Por conta do carnaval, essa festa que vira o mundo às avessas.
Enquanto a Igreja Católica esperava a quarta-feira de cinzas para vestir o roxo da quaresma, guardar jejum e abstinência de carne durante quarenta dias, os endemoniados se entregavam à esbórnia, na festa em que vale comer carne, muita carne, de todos os modos, crua e cozida. O diabo do imaginário cristão, como se tivesse saído do cortejo de algum Dioniso ou Baco, brincava nos seus três dias. E, abestalhado, eu não compreendia de que maneira o mais odiado personagem da mitologia cristã, Ele, O Satanás, virava palhaço, botando as unhas de fora sem arranhar ninguém.
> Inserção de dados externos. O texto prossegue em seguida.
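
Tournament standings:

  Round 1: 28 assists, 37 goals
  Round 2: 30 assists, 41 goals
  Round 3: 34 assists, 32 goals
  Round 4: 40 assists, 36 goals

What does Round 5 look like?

48 assists, 27 goals

Assists goes 28, 30, 34, 40 → 48 (differences are 2, 4, 6, … (increasing by 2 each time)).
Goals: alternating steps +4, −9, +4, −9, …, so 37, 41, 32, 36 → 27.
Putting it together: 48 assists, 27 goals.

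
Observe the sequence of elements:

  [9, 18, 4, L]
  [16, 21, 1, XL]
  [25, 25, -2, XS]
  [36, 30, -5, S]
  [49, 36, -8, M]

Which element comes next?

First component: 9, 16, 25, 36, 49 → 64 (perfect squares: 3², 4², 5², …).
For the second component, differences are 3, 4, 5, … (increasing by 1 each time): 18, 21, 25, 30, 36 → 43.
Third component: −3 each step; 4, 1, -2, -5, -8 → -11.
Size — runs through clothing sizes XS→XL: L, XL, XS, S, M → L.
Putting it together: [64, 43, -11, L].

[64, 43, -11, L]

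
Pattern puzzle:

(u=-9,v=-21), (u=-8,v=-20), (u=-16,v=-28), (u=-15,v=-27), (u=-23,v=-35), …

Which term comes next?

(u=-22,v=-34)

U goes -9, -8, -16, -15, -23 → -22 (alternating steps +1, −8, +1, −8, …).
For the v, always 12 less than the u: -21, -20, -28, -27, -35 → -34.
Combining the parts gives (u=-22,v=-34).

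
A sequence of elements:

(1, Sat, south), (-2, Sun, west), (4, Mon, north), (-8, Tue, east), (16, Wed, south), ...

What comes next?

First part — ×(-2) each step: 1, -2, 4, -8, 16 → -32.
Day: Sat, Sun, Mon, Tue, Wed → Thu (runs through the weekdays Mon→Sun).
Direction: repeats south → west → north → east; south, west, north, east, south → west.
Combining the parts gives (-32, Thu, west).

(-32, Thu, west)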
Acho que amei o carnaval desde esse encontro, pelo absurdo representado nele. Amo um carnaval que não tem nada a ver com o frenesi compulsivo em que o transformaram, que não cumpre pautas de desfiles, não pertence a nenhuma instituição, nem faz girar a máquina caça-níqueis do turismo a serviço de estados, prefeituras e emissoras de televisão. Uma festa com o Demo reinando solto e confundindo a ordem estabelecida do mundo.
Ronaldo Correia de Brito é médico e escritor. Escreveu Faca, Livro dos Homens, Galiléia e Retratos Imorais.